Defendants further argue that this Court should defer to the Arbitrator and allow the Arbitrator to decide whether Defendants are in material breach of the arbitration agreement. The Court, however, would not have the jurisdiction to consider the instant motion. The statute allows the employee to “unilaterally elect” to “[w]ithdraw the claim and proceed in a court of appropriate jurisdiction. (CCP § 1281.98.) The Court certainly has power to lift the stay on its own case and sanction Defendants where Plaintiff made this unilateral election.

 

            As Defendants failed to pay necessary fees to continue the arbitration, and Plaintiff timely elected to withdraw the arbitration, the Court is will lift the stay.

 

The Court “shall impose a monetary sanction against a drafting party that materially breaches an arbitration agreement” pursuant section 1281.98 in the form of the reasonable expenses, including attorney's fees and costs, incurred by the employee due to the breach.

 

Plaintiff claims $12,700.00 and $420.00 in costs related to the instant arbitration efforts. (Gabriel Decl., ¶¶8-17.) Plaintiffs’ counsel claims an hourly rate of $800.00 and counsel’s “employee” (perhaps a paralegal) claims an hourly rate of $350.00. Counsel spent 2 hours drafting and submitting the demand for arbitration, and his employee spent an hour drafting, reviewing and finalizing the demand for Arbitration.

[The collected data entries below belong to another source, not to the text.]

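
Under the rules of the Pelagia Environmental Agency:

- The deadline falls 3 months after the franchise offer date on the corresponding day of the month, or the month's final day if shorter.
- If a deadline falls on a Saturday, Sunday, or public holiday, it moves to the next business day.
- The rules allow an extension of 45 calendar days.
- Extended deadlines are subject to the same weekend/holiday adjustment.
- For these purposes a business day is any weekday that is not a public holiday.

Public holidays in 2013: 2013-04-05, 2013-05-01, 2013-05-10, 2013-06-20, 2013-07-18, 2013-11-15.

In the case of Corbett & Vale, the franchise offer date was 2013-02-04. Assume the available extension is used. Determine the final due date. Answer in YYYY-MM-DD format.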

Counsel spent 2 hours meeting and conferring with Defense counsel regarding the initial Arbitration Payment. Counsel spent an hour drafting the declaration, an hour on the request for judicial notice, three hours conducting research and drafting this Motion. His employee spent an hour conducting research and drafting this Motion. Counsel anticipates spending four hours reviewing Defendant’s opposition and drafting a reply brief, and two hours preparing for and attending this hearing. In total, counsel claims 15 hours and counsel’s employee claims 2 hours. The Court finds these times and rates inflated and therefore unreasonable. The Court will adjust the times and rates to be reasonable in light of counsel and employee’s time spent and experience.

 

Accordingly, the motion is GRANTED. The Court grants a reasonable sanction of $5,560.00 against Defendants and counsel of record, jointly and severally, inclusive of costs, to be paid to Plaintiff’s counsel within 30 days.